What does Paul mean when he rhetorically asks, “Who shall bring a charge against God’s elect?”  In Revelation 12:10, Satan is called the “accuser of our brethren, who accused them before our God day and night.”  Because those of us who have received Jesus Christ as Savior are justified before God the Father through the blood of Jesus Christ, God sees the Christian as if they had never sinned.  The perfect righteousness of Jesus Christ has paid the penalty for my sin; therefore, God considers me blameless before Him.  Satan has no basis for accusing the Christian before God; the Christian’s sins have already been paid for.  As Paul puts it, Christ makes intercession for us.
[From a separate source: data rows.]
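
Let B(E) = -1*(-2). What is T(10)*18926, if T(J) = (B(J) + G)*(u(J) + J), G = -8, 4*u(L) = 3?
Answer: -1220727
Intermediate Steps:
u(L) = ¾ (u(L) = (¼)*3 = ¾)
B(E) = 2
T(J) = -9/2 - 6*J (T(J) = (2 - 8)*(¾ + J) = -6*(¾ + J) = -9/2 - 6*J)
T(10)*18926 = (-9/2 - 6*10)*18926 = (-9/2 - 60)*18926 = -129/2*18926 = -1220727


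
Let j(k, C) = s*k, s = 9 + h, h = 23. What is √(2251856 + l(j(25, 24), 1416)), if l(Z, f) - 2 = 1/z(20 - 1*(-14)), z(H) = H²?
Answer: √2603147849/34 ≈ 1500.6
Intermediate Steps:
s = 32 (s = 9 + 23 = 32)
j(k, C) = 32*k
l(Z, f) = 2313/1156 (l(Z, f) = 2 + 1/((20 - 1*(-14))²) = 2 + 1/((20 + 14)²) = 2 + 1/(34²) = 2 + 1/1156 = 2313/1156)
√(2251856 + l(j(25, 24), 1416)) = √(2251856 + 2313/1156) = √(2603147849/1156) = √2603147849/34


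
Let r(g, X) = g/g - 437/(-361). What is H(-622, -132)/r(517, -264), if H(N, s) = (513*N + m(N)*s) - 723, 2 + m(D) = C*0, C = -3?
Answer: -2023785/14 ≈ -1.4456e+5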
When Satan accuses the Christian before the Father, Jesus says, “I’ve already got it covered.”

Paul then rhetorically asks, “Who shall separate us from the love of Christ?” He then lists a catalog of situations that we think might be able to separate us from God: tribulation, distress, persecution, famine, nakedness, peril, and the sword.  Often, Christians think that when bad things happen, it’s because God has somehow rejected us.  We think God’s angry, so He’s punishing us by allowing us to suffer.  To emphasize his point, Paul quotes Psalm 44:22:

Yet for Your sake we are killed all day long;
We are accounted as sheep for the slaughter.

Paul’s point here is that God does not punish the Christian; Jesus Christ already took the punishment.  God does allow bad things to happen to the Christian, but not because God is punishing us.  Rather, God uses trials to produce character and hope.  In Romans 5:3-5, Paul tells the Christian:

3 And not only that, but we also glory in tribulations, knowing that tribulation produces perseverance; 4 and perseverance, character; and character, hope. 5 Now hope does not disappoint, because the love of God has been poured out in our hearts by the Holy Spirit who was given to us.”
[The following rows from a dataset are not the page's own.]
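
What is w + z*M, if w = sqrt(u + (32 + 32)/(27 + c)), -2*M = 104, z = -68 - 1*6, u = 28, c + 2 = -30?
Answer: 3848 + 2*sqrt(95)/5 ≈ 3851.9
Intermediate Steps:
c = -32 (c = -2 - 30 = -32)
z = -74 (z = -68 - 6 = -74)
M = -52 (M = -1/2*104 = -52)
w = 2*sqrt(95)/5 (w = sqrt(28 + (32 + 32)/(27 - 32)) = sqrt(28 + 64/(-5)) = sqrt(28 + 64*(-1/5)) = sqrt(28 - 64/5) = sqrt(76/5) = 2*sqrt(95)/5 ≈ 3.8987)
w + z*M = 2*sqrt(95)/5 - 74*(-52) = 2*sqrt(95)/5 + 3848 = 3848 + 2*sqrt(95)/5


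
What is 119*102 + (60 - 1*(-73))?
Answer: 12271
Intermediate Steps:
119*102 + (60 - 1*(-73)) = 12138 + (60 + 73) = 12138 + 133 = 12271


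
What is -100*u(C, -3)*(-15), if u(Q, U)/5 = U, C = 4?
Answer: -22500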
Paul finishes Romans chapter 8 with one of the most profound promises found in Scripture.  Through Jesus Christ, the Christian is promised victory – and nothing can take that away from us.  Whether dead, or alive, we have victory in the love of Jesus Christ.  Angels cannot take our God’s love away; neither can demons (“principalities”) or human authorities (“powers”).  Time cannot affect our standing before God; nor can anything else in the universe.  We cannot even throw it away ourselves!  Our relationship with God through Jesus Christ is completely sealed; absolutely nothing can separate us from the love of God which is in Christ Jesus our Lord.
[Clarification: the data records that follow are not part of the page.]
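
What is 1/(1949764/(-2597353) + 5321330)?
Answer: 2597353/13821370489726 ≈ 1.8792e-7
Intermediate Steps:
1/(1949764/(-2597353) + 5321330) = 1/(1949764*(-1/2597353) + 5321330) = 1/(-1949764/2597353 + 5321330) = 1/(13821370489726/2597353) = 2597353/13821370489726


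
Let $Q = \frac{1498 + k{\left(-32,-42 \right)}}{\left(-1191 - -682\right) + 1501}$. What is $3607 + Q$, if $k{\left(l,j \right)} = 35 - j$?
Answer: $\frac{3579719}{992} \approx 3608.6$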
When I am struggling with my faith, or going through difficult times, I come back time and again to this promise for the strength and courage to press onward.  Times may be difficult – but nothing can separate me from the love of God which is in Christ Jesus my Lord!  I may be overwhelmed by my sin – but nothing can separate me from the love of God which is in Christ Jesus my Lord!  Those I love may let me down – but nothing can separate me from the love of God which is in Christ Jesus my Lord!

Yet in all these things I am more than a conqueror through Him who loves me.